Over the past two years I've been running the most successful FRP campaign I've ever been lucky enough to be a part of, and I want to think about why. Why were previous games so unsatisfying? What makes this one so good?

Critiquing FRP design is difficult, because existing as it does at the intersection of formal contest and make-believe, our natural ability to tell stories and have fun imagining things with our friends tends to compensate for deficiencies in the rules. And indeed, much of what makes my campaign work is the players, a mix of enthusiastic D&D neophytes and helpful, responsible old hands.

But I think one of the most useful things has been that the OSR style gives structure to the game in the form of nested gameplay loops. The combat round is a loop; the combat itself is a loop; dungeon turns are loops; each expedition into a dungeon, hexmap or pointcrawl is a loop; repeatedly returning to down to level up and build institutions and relationships is a loop.

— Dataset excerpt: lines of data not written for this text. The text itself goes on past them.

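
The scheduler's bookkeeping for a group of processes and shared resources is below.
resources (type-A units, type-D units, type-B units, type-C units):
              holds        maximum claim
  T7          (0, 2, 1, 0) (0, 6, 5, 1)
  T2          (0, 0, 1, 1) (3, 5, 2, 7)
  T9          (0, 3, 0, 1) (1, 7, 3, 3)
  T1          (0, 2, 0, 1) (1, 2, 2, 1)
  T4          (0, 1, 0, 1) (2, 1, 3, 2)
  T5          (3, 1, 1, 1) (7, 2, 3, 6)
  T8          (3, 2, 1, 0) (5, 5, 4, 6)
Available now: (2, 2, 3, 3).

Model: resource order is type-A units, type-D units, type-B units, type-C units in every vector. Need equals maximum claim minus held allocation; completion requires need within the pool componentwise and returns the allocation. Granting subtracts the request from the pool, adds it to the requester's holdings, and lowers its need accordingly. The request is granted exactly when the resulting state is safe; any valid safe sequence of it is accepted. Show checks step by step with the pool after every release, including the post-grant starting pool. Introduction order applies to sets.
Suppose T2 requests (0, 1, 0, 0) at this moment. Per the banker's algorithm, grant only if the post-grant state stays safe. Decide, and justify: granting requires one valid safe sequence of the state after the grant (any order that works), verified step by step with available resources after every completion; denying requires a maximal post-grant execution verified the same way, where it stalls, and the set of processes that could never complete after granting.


GRANT — the state after the grant stays safe, e.g. via T1, T4, T9, T8, T7, T5, T2.
Key observation: the grant leaves (2, 1, 3, 3) free — enough for T1, whose release restarts the cascade.
Verifying the post-grant state step by step:
  pool = (2, 1, 3, 3)
  T1 needs (1, 0, 2, 0) <= (2, 1, 3, 3) -> finishes; pool += (0, 2, 0, 1) = (2, 3, 3, 4)
  T4 needs (2, 0, 3, 1) <= (2, 3, 3, 4) -> finishes; pool += (0, 1, 0, 1) = (2, 4, 3, 5)
  T9 needs (1, 4, 3, 2) <= (2, 4, 3, 5) -> finishes; pool += (0, 3, 0, 1) = (2, 7, 3, 6)
  T8 needs (2, 3, 3, 6) <= (2, 7, 3, 6) -> finishes; pool += (3, 2, 1, 0) = (5, 9, 4, 6)
  T7 needs (0, 4, 4, 1) <= (5, 9, 4, 6) -> finishes; pool += (0, 2, 1, 0) = (5, 11, 5, 6)
  T5 needs (4, 1, 2, 5) <= (5, 11, 5, 6) -> finishes; pool += (3, 1, 1, 1) = (8, 12, 6, 7)
  T2 needs (3, 4, 1, 6) <= (8, 12, 6, 7) -> finishes; pool += (0, 1, 1, 1) = (8, 13, 7, 8)


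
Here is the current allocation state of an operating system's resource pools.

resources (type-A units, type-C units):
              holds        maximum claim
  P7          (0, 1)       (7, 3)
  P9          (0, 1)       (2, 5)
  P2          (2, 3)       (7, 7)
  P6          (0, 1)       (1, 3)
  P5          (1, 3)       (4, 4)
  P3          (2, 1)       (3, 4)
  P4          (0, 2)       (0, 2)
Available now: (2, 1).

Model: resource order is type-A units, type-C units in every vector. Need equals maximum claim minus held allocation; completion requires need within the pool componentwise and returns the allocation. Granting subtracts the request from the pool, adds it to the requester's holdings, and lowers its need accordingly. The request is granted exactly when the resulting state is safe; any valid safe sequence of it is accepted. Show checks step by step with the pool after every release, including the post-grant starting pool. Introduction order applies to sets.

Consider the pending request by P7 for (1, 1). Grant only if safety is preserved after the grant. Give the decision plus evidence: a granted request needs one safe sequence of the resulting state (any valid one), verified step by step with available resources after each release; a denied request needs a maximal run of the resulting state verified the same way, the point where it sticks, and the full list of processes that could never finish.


DENY — the pretend-granted state is unsafe.
Key observation: P4, P6, P3, P9, P5 can finish, but then (4, 8) is all there is, and the blocked group's type-A units demands exceed it.
After a pretend grant, a maximal execution: P4, P6, P3, P9, P5 — then nothing else fits. Verifying each step:
  pool = (1, 0)
  P4 needs (0, 0) <= (1, 0) -> finishes; pool += (0, 2) = (1, 2)
  P6 needs (1, 2) <= (1, 2) -> finishes; pool += (0, 1) = (1, 3)
  P3 needs (1, 3) <= (1, 3) -> finishes; pool += (2, 1) = (3, 4)
  P9 needs (2, 4) <= (3, 4) -> finishes; pool += (0, 1) = (3, 5)
  P5 needs (3, 1) <= (3, 5) -> finishes; pool += (1, 3) = (4, 8)
  blocked: P7 wants (6, 1), pool (4, 8) — not enough type-A units
  blocked: P2 wants (5, 4), pool (4, 8) — not enough type-A units
Processes that could never finish after the grant: P7 and P2.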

The smallest loops tell you whether you've been stabbed by a goblin; their results feed into bigger loops, like whether you survived the fight, how much treasure you bring home, until the biggest loops tell you how you made your mark on the world.

Adventurers emerge from a wood to approach statues looming out of the mist.

My campaign is a combination of OSR & OC/Neo-Trad styles – it began as a drop-in game with 30 or so people invited to play, minimal character backgrounds, and a single dungeon. When I realised I had five players showing up religiously we looked into character backgrounds in more detail and each PC found an epic arc within the story, avenging murders, reclaiming lost homelands, and discovering terrible secrets.

One thing that worked about this combination of what some might consider opposing styles is that it saved me from any pressure to think up an epic story arc to a schedule or before we got to know the characters. The players were perfectly happy just exploring dungeons and gaining experience. At the time I phrased this as the mechanics “giving you something to do while you wait for the cool stuff to show up.”

And any great D&D campaign needs 'cool stuff'; something beyond engaging with the mechanics, killing bad guys, and recovering treasure. We all want something hilarious or terrible or sublime to emerge from the process of play. I started to think of rules as providing a baseline activity, a kind of foundation on which the novel and interesting parts of the campaign could be built.

Adventurers enter a room with a great stone pillar.